Londyn nie chce kolejnego sklepu Abercrombie
Popularna amerykańska marka odzieżowa Abercrombie & Fitch zabiega o możliwość otwarcia kolejnego sklepu przy luksusowej ulicy Savile Row. Póki co, władze gminy Westminster i londyńscy krawcy skutecznie blokują ekspansję modowego giganta.
Abercrombie ma już przyczółek przy ulicy z prestiżowymi butikami, Saville Row.
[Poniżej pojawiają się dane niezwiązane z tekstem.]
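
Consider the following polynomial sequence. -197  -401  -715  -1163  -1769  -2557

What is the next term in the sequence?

Δ: -204  -314  -448  -606  -788
Δ²: -110  -134  -158  -182
Δ³: -24  -24  -24
The third differences are constant (-24).
-182 − 24 = -206;  -788 − 206 = -994;  -2557 − 994 = -3551

-3551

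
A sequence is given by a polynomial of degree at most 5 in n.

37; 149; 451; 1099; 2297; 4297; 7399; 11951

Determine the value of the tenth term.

Δ: 112, 302, 648, 1198, 2000, 3102, 4552
Δ²: 190, 346, 550, 802, 1102, 1450
Δ³: 156, 204, 252, 300, 348
Δ⁴: 48, 48, 48, 48
Constant fourth difference = 48, so extend:
348 + 48 = 396;  1450 + 396 = 1846;  4552 + 1846 = 6398;  11951 + 6398 = 18349
396 + 48 = 444;  1846 + 444 = 2290;  6398 + 2290 = 8688;  18349 + 8688 = 27037

27037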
W 2007 roku z okazji otwarcia sklepu, firma zorganizowała w tej okolicy Londynu ogromne przyjęcie, które ubarwiali półnadzy modele. Nobliwym krawcom bardzo nie spodobał się hałaśliwy sąsiad, dlatego nie chcą, by planowana przez Abercrombie feta znów zakłóciła spokój na ulicy.
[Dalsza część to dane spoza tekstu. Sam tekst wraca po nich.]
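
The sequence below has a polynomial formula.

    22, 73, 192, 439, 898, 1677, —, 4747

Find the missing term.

2908

Using the first 6 terms:
Δ: 51, 119, 247, 459, 779
Δ²: 68, 128, 212, 320
Δ³: 60, 84, 108
Δ⁴: 24, 24
Constant fourth difference = 24.
Extend forward: 108 + 24 = 132;  320 + 132 = 452;  779 + 452 = 1231;  1677 + 1231 = 2908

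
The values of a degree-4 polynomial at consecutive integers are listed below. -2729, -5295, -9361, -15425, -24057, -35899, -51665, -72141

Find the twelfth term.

-2566 , -4066 , -6064 , -8632 , -11842 , -15766 , -20476
-1500 , -1998 , -2568 , -3210 , -3924 , -4710
-498 , -570 , -642 , -714 , -786
-72 , -72 , -72 , -72
Constant fourth difference = -72, so extend:
-786 − 72 = -858;  -4710 − 858 = -5568;  -20476 − 5568 = -26044;  -72141 − 26044 = -98185
-858 − 72 = -930;  -5568 − 930 = -6498;  -26044 − 6498 = -32542;  -98185 − 32542 = -130727
-930 − 72 = -1002;  -6498 − 1002 = -7500;  -32542 − 7500 = -40042;  -130727 − 40042 = -170769
-1002 − 72 = -1074;  -7500 − 1074 = -8574;  -40042 − 8574 = -48616;  -170769 − 48616 = -219385

-219385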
Co więcej, specjaliści od szycia garniturów męskich na miarę, jakich nie brakuje na Saville Row, uważają, że sieciowe marki w rodzaju Abercrombie godzą w elitarny wizerunek ulicy. Aby bronić swoich interesów, krawcy zjednoczyli siły i zabiegali o poparcie u władz gminy Westminster.
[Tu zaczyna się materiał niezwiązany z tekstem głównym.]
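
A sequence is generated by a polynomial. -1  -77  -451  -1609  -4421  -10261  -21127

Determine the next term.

-76, -374, -1158, -2812, -5840, -10866
-298, -784, -1654, -3028, -5026
-486, -870, -1374, -1998
-384, -504, -624
-120, -120
Fifth differences constant at -120.
-624 − 120 = -744;  -1998 − 744 = -2742;  -5026 − 2742 = -7768;  -10866 − 7768 = -18634;  -21127 − 18634 = -39761

-39761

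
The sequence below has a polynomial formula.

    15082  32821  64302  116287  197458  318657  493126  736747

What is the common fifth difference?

Δ: 17739, 31481, 51985, 81171, 121199, 174469, 243621
Δ²: 13742, 20504, 29186, 40028, 53270, 69152
Δ³: 6762, 8682, 10842, 13242, 15882
Δ⁴: 1920, 2160, 2400, 2640
Δ⁵: 240, 240, 240

240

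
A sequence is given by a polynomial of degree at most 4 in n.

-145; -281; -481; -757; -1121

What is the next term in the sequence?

Δ: -136, -200, -276, -364
Δ²: -64, -76, -88
Δ³: -12, -12
Third differences constant at -12.
-88 − 12 = -100;  -364 − 100 = -464;  -1121 − 464 = -1585

-1585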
Chociaż Abercrombie dostało zgodę na otwarcie przy Saville Row kolejnego sklepu, tym razem dziecięcego, musi zmierzyć się z kolejnym problemem. Urzędnicy nie zgodzili się, by firma dokonała wyraźnych zmian w wyglądzie budynku, w którym ma mieścić się sklep. Władze argumentują, że kamienica ma wyjątkową wartość architektoniczną i historyczną, dlatego jej charakter musi być utrzymany. Mimo że Abercrombie rzucane są kolejne kłody pod nogi, firma zapowiada, że dalej będzie chciała otworzyć dziecięcy butik w prestiżowej lokalizacji.
Savile Row określana jest "złotą milą krawiectwa". Ta londyńska ulica, na której często gości książę Karol, uchodzi za bastion luksusu i symbol tradycyjnego krawiectwa. Pierwsi krawcy pojawili się tu w XIX wieku. Dzisiaj swoje siedziby mają tam tak poważane marki jak Gieves & Hawkes, Davies & Son, Henry Poole, Denman & Goddard czy Huntsman.
Założona w 1892 r. w Nowym Jorku firma Abercrombie & Fitch ma zupełnie inny charakter. Specjalizuje się w odzieży sportowej i casualowej. Kojarzy się ze swobodą i wolnością. Swoje kolekcje dedykuje masowemu odbiorcy.